May 14, 2010

Algorithm boosts protection of study subjects’ anonymity

Algorithm boosts protection of study subjects’ anonymity

A new study by Vanderbilt researchers sets out a quick solution to better protect the anonymity of research subjects participating in genome-wide association studies (GWAS).

The authors are equally at pains to protect the scientific utility of anonymized data, so as not to discourage researchers from borrowing GWAS data to validate a prior study or to open new lines of inquiry.

Brad Malin, Ph.D.

Brad Malin, Ph.D.

In a typical GWAS, computer algorithms are set to compare genetic profiles of subjects in clinically contrasting groups, those with and those without a given disease or sensitivity to a given drug. Patterns in the data may point to genes implicated in disease or to new genetic tests for predicting drug responses.

With the spread of electronic medical record-keeping, GWA studies are capturing extensive coded personal health information, making these data sets potentially useful for answering a range of hypotheses. Sharing and recycling of GWAS data can help speed the pace of biomedical discovery.
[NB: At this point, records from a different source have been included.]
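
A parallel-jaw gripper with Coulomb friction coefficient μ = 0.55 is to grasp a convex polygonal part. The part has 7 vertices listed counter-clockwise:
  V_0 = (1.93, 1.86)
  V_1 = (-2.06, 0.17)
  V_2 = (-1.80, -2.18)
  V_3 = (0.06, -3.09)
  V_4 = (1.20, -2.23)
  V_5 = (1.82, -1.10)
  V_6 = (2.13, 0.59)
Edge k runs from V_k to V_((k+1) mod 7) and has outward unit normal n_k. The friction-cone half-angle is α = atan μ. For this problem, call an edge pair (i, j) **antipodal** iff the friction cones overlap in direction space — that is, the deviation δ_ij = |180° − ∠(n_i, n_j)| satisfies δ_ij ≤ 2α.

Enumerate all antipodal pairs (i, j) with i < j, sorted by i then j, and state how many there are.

count = 8; pairs: (0,2), (0,3), (0,4), (0,5), (1,4), (1,5), (1,6), (2,6)

α = atan 0.55 = 28.81°;  2α = 57.62°
n_0 = (-0.3900, +0.9208)
n_1 = (-0.9939, -0.1100)
n_2 = (-0.4395, -0.8983)
n_3 = (+0.6022, -0.7983)
n_4 = (+0.8767, -0.4810)
n_5 = (+0.9836, -0.1804)
n_6 = (+0.9878, +0.1556)
  (0,1): δ = 106.64°  ·
  (0,2): δ = 49.03°  ✓
  (0,3): δ = 14.07°  ✓
  (0,4): δ = 38.29°  ✓
  (0,5): δ = 56.65°  ✓
  (0,6): δ = 75.99°  ·
  (1,2): δ = 122.38°  ·
  (1,3): δ = 59.28°  ·
  (1,4): δ = 35.07°  ✓
  (1,5): δ = 16.71°  ✓
  (1,6): δ = 2.64°  ✓
  (2,3): δ = 116.90°  ·
  (2,4): δ = 92.68°  ·
  (2,5): δ = 74.32°  ·
  (2,6): δ = 54.98°  ✓
  (3,4): δ = 155.78°  ·
  (3,5): δ = 137.42°  ·
  (3,6): δ = 118.08°  ·
  (4,5): δ = 161.64°  ·
  (4,6): δ = 142.30°  ·
  (5,6): δ = 160.66°  ·
antipodal pairs: 8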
And in any given GWAS, there's also the more immediate issue of validation hinging on other teams taking a fresh look at the data.

Brad Malin, Ph.D., assistant professor of Biomedical Informatics, has previously asked whether there may be lingering privacy risks associated with conventionally anonymized clinical profiles — data that's already been carefully stripped of names, dates, zip codes, etc.

Malin poses a resourceful attacker who has already obtained your diagnosis codes, knows that you're represented in a given GWAS and has gained access to the study database. Malin has previously shown that such an attacker is very apt to be able to use the diagnosis codes to pick you out of the database and thus extract your linked genetic profile.

“We haven't made any claims in terms of who would mount such an attack; it was more an illustration that it's possible,” Malin said.

A new study by Malin and research fellows Grigorios Loukides, Ph.D., (the paper's first author) and Aris Gkoulalas-Divanis, Ph.D., appearing in the Proceedings of the National Academy of Sciences, introduces a computer algorithm that renders GWAS subjects less identifiable, while also preserving the usefulness of their clinical data for further research.

Diagnosis codes form a hierarchy, with multiple codes under asthma, diabetes and so on. Using data from an actual Vanderbilt GWAS, the authors generalize any overly conspicuous diagnosis code combinations by selectively substituting less conspicuous sets of related codes. They thus hide individuals within groups. At the same time, their algorithm protects certain codes from over-generalization.

In the study, the algorithm performs code substitutions to a point where no individual's codes correspond to a group of fewer than five people. The authors show that, even in this generalized state, the data are successfully kept unaltered for purposes of verifying the results of the GWAS. And what's more, they show that the data retain usefulness for studying a range of other diseases.

“The first thing that people want to be able to do is verify whether the data used in the published GWAS study really substantiates the claims within that study. We took it a step further and asked whether we could use the data to support other types of correlations. And we found that, instead of just validation, the data can be used for knowledge discovery.”

The method isn't limited to use with hierarchical coding structures. “The approach that we use is generalizable to medications, procedural codes, test results, whatever,” Malin said.

On a related note, a new study in the American Journal of Human Genetics gauges the usefulness Vanderbilt's repository of linked DNA samples and anonymized medical records, dubbed BioVU, for discovery of genotype-phenotype associations.

Marylyn Ritchie, Ph.D., associate professor of Molecular Physiology and Biophysics, Joshua Denny, M.D., M.S., assistant professor of Biomedical Informatics, and colleagues genotyped nearly 10,000 BioVU samples for gene variants associated with five separate disease groups.

When they processed the linked anonymized medical records, they found predicted levels of documented disease in disease groups and in control groups.